Verifying Recycled Content — Claims for recycled content vary widely from about 25 percent up to 90 percent or more. That sounds good, but have the numbers been certified by an independent testing body?

One company specializing in such work is Scientific Certification Systems (SCS), established in 1984 as the nation’s first third-party certifier for pesticide residue in fresh produce. Since then the company has become a certifier of multiple facets of the food industry, forest management, marine habitats and manufacturing-related businesses.

 

 

The company’s environmental division certifies claims related to environmental achievement in product manufacturing such as recycled content and biodegradability. If you can’t find SCS certification in the product’s literature or on its packaging, you can check the list of certified products on the SCS website: www.scscertified.com

Recycle-ability – It should also be pointed out here that some insulation products themselves are recyclable. For example, extruded polystyrene foam insulation used in protected roof membrane assemblies can be picked up and used again when the time comes to replace the roof membrane underneath the insulation.

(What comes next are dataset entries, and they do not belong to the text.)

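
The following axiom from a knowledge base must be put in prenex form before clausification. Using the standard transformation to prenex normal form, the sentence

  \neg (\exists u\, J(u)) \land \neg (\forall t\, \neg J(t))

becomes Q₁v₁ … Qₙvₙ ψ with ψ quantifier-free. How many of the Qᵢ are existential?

Push ¬ through the quantifiers and connectives to reach negation normal form:
  (\forall u\, \neg J(u)) \land (\exists t\, J(t))
All bound variables are already distinct, so no renaming is needed.
Pull the quantifiers to the front (each side's bound variable is not free in the other side):
  \forall u\, \exists t\, (\neg J(u) \land J(t))
The prefix is \forall u \exists t: 1 universal, 1 existential.

1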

A recent example of this took place at DFW Airport in Texas. When the time came to replace membranes in insulated and ballasted roofing assemblies on the terminal buildings, the airport’s roof manager looked for insulation under the rock ballast already on the roofs. What he found was perfectly usable extruded polystyrene insulation made more than 17 years ago.

After sending insulation samples to a laboratory to verify R-value and compressive strength, the consultant designed the re-roofing projects to re-use as much of the existing insulation as possible. The roofing contractor was able to pick up and reuse nearly 90 percent of the old material, saving the airport thousands of dollars that would have been spent taking the old material to a landfill and replacing it with all new insulation. Labor for getting the old insulation off the roof and new material up there would have added thousands of dollars to the project.

There are also environmental benefits to consider — less material to the landfill and less fossil fuel consumed in raw materials and manufacturing the new insulation. During the past 17+ years, the insulation has saved countless amounts of coal, oil, gas and electricity from being consumed, and it also helped avoid the creation of greenhouse gas emissions in making and consuming the energy to heat and cool the terminals. The insulation is now back in place to go on saving energy for another 17 or more years.